Comment la droite la plus bête du monde est devenue la plus ridicule

Incapables de trouver le bon ton et les bons moyens de s’opposer à Macron, Les Républicains sont en train de se déchirer jusqu’à en devenir ridicules. Et laissent un boulevard à Mélenchon. Une situation qui n’est pas saine.

Et soudain, pour s’en prendre à Edouard Philippe, l’orateur LR attaqua… Christiane Taubira. Il était temps… Rien de tel qu’une charge contre Taubira la laxiste multiculturaliste pour soulever les ardeurs oppositionnelles de la droite et les spectateurs et téléspectateurs qui suivaient le morne débat suivant la déclaration de politique générale du Premier ministre, ce mardi, à l’Assemblée, commençaient à s’ennuyer. Ça somnolait ferme, et voilà que d’un coup, Christian Jacob, leader charismatique du groupe Les Républicains, sonnait enfin le réveil des vieilles troupes engourdies.

Il n’est qu’un seul problème soulevé par ce choix stratégique. Christiane Taubira n’est plus ministre depuis janvier 2016. Elle n’est plus députée. Elle n’a jamais soutenu Emmanuel Macron, mais Benoît Hamon. Et la dernière trace de vie publique laissée par l’ancienne ministre de la Justice, visible à Villeurbanne, date de l’entre-deux tours des élections législatives, quand elle avait cru nécessaire de s’en aller soutenir Najat Vallaud-Belkacem en détresse… Depuis, Christiane Taubira, de l’ancien monde politique, a disparu…

Mais non. Il fallait Taubira, forcément Taubira… Christian Jacob est comme toute la droite française. Incapable de trouver les moyens de s’opposer au rouleau compresseur démocratique et révolutionnaire central conduit par le tandem du dépassement, Macron-Philippe, il en a été réduit à tenter d’accrocher au duo présidentiel le mistigri Taubira… Hélas pour lui, et pour la droite, c’est aussi crédible que l’invention par une plume de l’ombre, le jour républicain de gauche, la nuit filloniste, que le concept « Emmanuel Hollande »… Ça ne peut pas prendre parce que c’est stupide… La droite française, de plus bête du monde, est devenue la plus ridicule…

Pschitt!

Constatons en outre que Christian Jacob, après s’être défoulé sur Taubira la laxiste, ne s’est même pas donné la peine de refuser la confiance au gouvernement… Pschitt! a fait le Jacob, le soir, au fond de la buvette de l’Assemblée, à l’heure où les lions de l’opposition vont boire après avoir lutté… Pschitt! Comme les Constructifs qui ne servent à rien, partagés entre confiance et abstention. Pschitt! comme les deux tiers des députés socialistes qui se sont aussi dégonflés… Et pendant ce temps-là, Jean-Luc Mélenchon s’amuse sur BFMTV de Christian Jacob: « Il fait un discours méchant comme une gale. Il tape, il tape, il tape monsieur le Premier ministre. Et à la fin, tchouf, les trois-quarts du groupe s’abstient, dont lui. Qu’est-ce que c’est une opposition qui s’abstient au moment où on vote la confiance? » Et il a bien raison de rire, Mélenchon, qui est en passe de conquérir le monopole de l’opposition en ces premiers mois de pouvoir macronien…

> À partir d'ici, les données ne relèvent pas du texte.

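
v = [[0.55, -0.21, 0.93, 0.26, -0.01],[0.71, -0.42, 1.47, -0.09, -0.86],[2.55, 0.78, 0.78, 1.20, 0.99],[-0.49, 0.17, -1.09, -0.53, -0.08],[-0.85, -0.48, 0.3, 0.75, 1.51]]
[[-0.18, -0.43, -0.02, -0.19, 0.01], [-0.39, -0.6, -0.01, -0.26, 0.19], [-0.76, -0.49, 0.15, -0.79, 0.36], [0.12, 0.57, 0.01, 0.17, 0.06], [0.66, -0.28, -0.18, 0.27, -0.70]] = v @[[-0.3, 0.12, 0.03, -0.23, 0.24],  [-0.3, -0.25, 0.12, -0.27, 0.17],  [-0.14, -0.56, -0.04, -0.19, -0.06],  [0.22, -0.11, 0.09, 0.21, -0.12],  [0.09, -0.03, -0.10, -0.1, -0.2]]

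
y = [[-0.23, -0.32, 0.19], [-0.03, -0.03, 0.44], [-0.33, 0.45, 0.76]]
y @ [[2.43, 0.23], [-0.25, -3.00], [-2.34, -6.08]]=[[-0.92, -0.25],[-1.10, -2.59],[-2.69, -6.05]]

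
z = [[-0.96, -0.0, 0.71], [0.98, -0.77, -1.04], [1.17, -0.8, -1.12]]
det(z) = 0.054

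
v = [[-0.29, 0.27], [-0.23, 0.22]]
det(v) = -0.002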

Car Mélenchon, lui, connait ses classiques. Face à une réplique politique de type 1958, il n’y a pas 36 solutions possibles. Le vainqueur de demain, ou d’après-demain, sera celui qui, le premier posera les jalons d’une opposition inconditionnelle. Oui, inconditionnelle. Totale. Absolue. Déterminée. Résolue. Observons Mélenchon, qui fait son Mitterrand le petit. Comme le rebelle au retour du général porté par le coup du 13 mai 58, Mélenchon ne cesse de parler de « coup de force » dès qu’il évoque la praxis gouvernementale Macron. Le congrès? « Coup de force ». Une session extraordinaire? « Coup de force ». L’ordonnance pour réformer le code du travail? « Coup de force ». Soit le mot qu’usa Mitterrand, durant des années, pour qualifier le retour au pouvoir du général. « On n’en a pour vingt ans » avait dit Mitterrand une nuit de juin 58, regagnant sa Nièvre. Il en avait donc tiré la conclusion qu’il fallait être le premier des opposants à la droite de l’époque. Sans attendre. Et sans réserve. Mélenchon a fait ce choix.

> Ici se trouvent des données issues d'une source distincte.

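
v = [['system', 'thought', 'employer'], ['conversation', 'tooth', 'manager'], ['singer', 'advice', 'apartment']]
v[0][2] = 'employer'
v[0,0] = 'system'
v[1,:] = ['conversation', 'tooth', 'manager']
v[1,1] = 'tooth'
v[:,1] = ['thought', 'tooth', 'advice']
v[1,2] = 'manager'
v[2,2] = 'apartment'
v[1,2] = 'manager'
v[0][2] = 'employer'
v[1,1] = 'tooth'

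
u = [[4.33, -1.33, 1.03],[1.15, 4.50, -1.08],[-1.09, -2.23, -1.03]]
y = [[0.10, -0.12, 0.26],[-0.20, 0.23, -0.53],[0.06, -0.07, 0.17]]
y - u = [[-4.23, 1.21, -0.77], [-1.35, -4.27, 0.55], [1.15, 2.16, 1.2]]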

Opposition inconditionnelle

De même, avec beaucoup d’habileté, le leader de la France insoumise a remis au gout du jour le mot « Hyperprésidence ». Astucieux. L’hyperprésidence est associée à Sarkozy. Coup double. « Coup de force » et « hyperprésidence » associés, cela permettra à Mélenchon de raconter le Coup d’Etat permanent 2 de Macron. « Il n’est d’opposition inconditionnelle » disait Mitterrand. Mélenchon le sait. Mais pas Christian Jacob. Et les 75 députés LR (sur 100) qui se sont abstenus piteusement.

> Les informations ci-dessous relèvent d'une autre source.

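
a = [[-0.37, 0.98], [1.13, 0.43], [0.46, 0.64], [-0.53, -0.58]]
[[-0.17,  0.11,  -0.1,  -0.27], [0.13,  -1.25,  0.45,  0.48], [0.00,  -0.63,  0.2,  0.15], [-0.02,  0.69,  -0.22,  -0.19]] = a @ [[0.16, -1.0, 0.38, 0.46], [-0.11, -0.27, 0.04, -0.10]]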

Sur Europe 1, ce mercredi matin, Laurent Wauquiez parlait « d’opposition ouverte ». Erreur fatale. L’homme qui veut être président de la République se laisse enferme dans le piège tendu par Emmanuel Macron. Sans doute se dit-il que ses électeurs, séduits par le couple exécutif, ne seraient pas contents de le voir tomber dans l’opposition inconditionnelle. Nos électeurs sont modérés, soyons modérés… Un choix stratégique pas vraiment prescripteur de victoires électorales futures…

Laurent Wauquiez a-t-il mal lu les résultats du second tour des élections législatives, qui disent que l’électorat de la droite est bien moins fracturé que ses représentants élus? La droite a résisté mieux que prévu le 18 juin dernier, évitant la pelle promise le 11 juin précédent. Electoralement, la droite est encore forte, en tout état de cause, capable de se reconstruire plus vite que ses propres leaders semblent le penser. Ne pas en tirer les leçons dès maintenant, c’est préparer la réélection d’Emmanuel Macron en 2022.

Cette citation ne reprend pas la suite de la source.